Die Deutschen sind absolute Tierliebhaber. Etliche Haushalte kümmern sich rührend um ihre Zwei- bzw. Vierbeiner. Selbst die Zoos melden jedes Jahr aufs neue erfreuliche Besucherzahlen. Tiere geben uns das Gefühl von Geborgenheit und können ein Zuhause sowie innerer Hafen sein. Da verwundert es nicht, dass sich viele den Fellknäueln hingezogen fühlen und ihr ganzes Leben umgeben von Hunden, Pferden, Katzen, Giraffen und Co. verbringen möchten. Geht es dir ähnlich? Dann kommt für dich vielleicht eine Ausbildung zum Tierpfleger oder zur Tierpflegerin in Frage.

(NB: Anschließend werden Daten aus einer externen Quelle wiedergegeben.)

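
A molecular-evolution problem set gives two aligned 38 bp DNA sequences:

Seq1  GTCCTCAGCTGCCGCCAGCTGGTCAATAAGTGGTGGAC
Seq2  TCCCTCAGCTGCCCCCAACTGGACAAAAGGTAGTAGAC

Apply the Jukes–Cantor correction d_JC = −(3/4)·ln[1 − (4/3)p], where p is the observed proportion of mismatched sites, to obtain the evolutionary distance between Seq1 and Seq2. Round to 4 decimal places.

The sequences differ at positions 1 (G/T), 2 (T/C), 14 (G/C), 18 (G/A), 23 (T/A), 27 (T/A), 29 (A/G), 32 (G/A), 35 (G/A).
p = 9/38 = 0.236842.
d = −0.75 · ln(1 − (4/3)·0.236842) = −0.75 · ln(0.684211) = −0.75 · (-0.379489) = 0.2846.

0.2846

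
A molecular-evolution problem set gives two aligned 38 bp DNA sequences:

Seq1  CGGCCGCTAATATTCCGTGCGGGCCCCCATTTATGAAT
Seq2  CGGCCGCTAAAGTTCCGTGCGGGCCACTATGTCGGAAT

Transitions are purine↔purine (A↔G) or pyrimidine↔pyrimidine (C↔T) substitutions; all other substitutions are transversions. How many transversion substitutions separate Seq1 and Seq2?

5

Mismatches occur at site 11 (T↔A, transversion), site 12 (A↔G, transition), site 26 (C↔A, transversion), site 28 (C↔T, transition), site 31 (T↔G, transversion), site 33 (A↔C, transversion), site 34 (T↔G, transversion).
Of the 7 differences, 2 transitions and 5 transversions, so the answer is 5.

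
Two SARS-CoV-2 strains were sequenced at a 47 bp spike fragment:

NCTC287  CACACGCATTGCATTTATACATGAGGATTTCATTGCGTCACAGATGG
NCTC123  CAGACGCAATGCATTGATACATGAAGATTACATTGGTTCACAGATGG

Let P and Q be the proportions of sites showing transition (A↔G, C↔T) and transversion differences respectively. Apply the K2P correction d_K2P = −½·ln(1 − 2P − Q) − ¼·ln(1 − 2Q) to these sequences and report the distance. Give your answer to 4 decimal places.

0.1670

The sequences differ at positions 3 (C/G, transversion), 9 (T/A, transversion), 16 (T/G, transversion), 25 (G/A, transition), 30 (T/A, transversion), 36 (C/G, transversion), 37 (G/T, transversion).
Of the 7 differences, 1 transition and 6 transversions over 47 sites: P = 1/47 = 0.021277, Q = 6/47 = 0.127660.
d = −0.5·ln(0.829786) − 0.25·ln(0.744680) = −0.5·(-0.186587) − 0.25·(-0.294801) = 0.1670.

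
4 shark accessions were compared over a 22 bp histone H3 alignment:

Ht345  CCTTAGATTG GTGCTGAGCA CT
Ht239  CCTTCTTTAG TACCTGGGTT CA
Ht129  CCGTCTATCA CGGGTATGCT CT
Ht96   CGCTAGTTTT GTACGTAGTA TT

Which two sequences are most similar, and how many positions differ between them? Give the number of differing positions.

Pairwise Hamming distances:
  Ht345 vs Ht239: 11
  Ht345 vs Ht129: 11
  Ht345 vs Ht96: 9
  Ht239 vs Ht129: 12
  Ht239 vs Ht96: 15
  Ht129 vs Ht96: 17
The smallest is 9, between Ht345 and Ht96.

9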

Gleich vorweg – der Arbeitsalltag besteht nicht nur aus süßen kleinen Tieren, die gestreichelt und gefüttert werden müssen. Natürlich gehört das zum Beruf dazu. Allerdings wird einiges mehr von dir abverlangt. Tierpfleger zeichnen sich durch ein hohes Maß an Einfühlungsvermögen aus und kennen sich ausgezeichnet in den Bereichen Haltung, Pflege und Versorgung der Tiere aus. Ebenso können sie alle Fragen zum Thema Umweltschutz beantworten. Auch betriebswirtschaftliche Kenntnisse sind ihnen nicht fremd. Tierpfleger müssen körperlich belastbar sein und auch mit Lebewesen umgehen können, die ihnen Angst bereiten. In Zoos, Tierheimen und Zuchtanlagen gibt es nämlich nicht nur kleine Häschen, sondern auch Insekten, Amphibien und vieles mehr, die auch umsorgt werden müssen. Aber womöglich sind es eben genau diese Tiere, die deinen Beruf besonders machen und dir Freude bereiten. Tierpfleger arbeiten nicht selten im Schichtdienst und unter Umständen auch am Wochenende. Je nachdem, wo du tätig sein wirst, fällt der Arbeitsanteil im Umgang mit den Tieren unterschiedlich hoch aus. Ob Maus, Schlange oder Kater – dein Interesse ist es, dass es deinen Schützlingen gut geht. Konnten wir dein Interesse wecken? Dann bewirb dich noch heute.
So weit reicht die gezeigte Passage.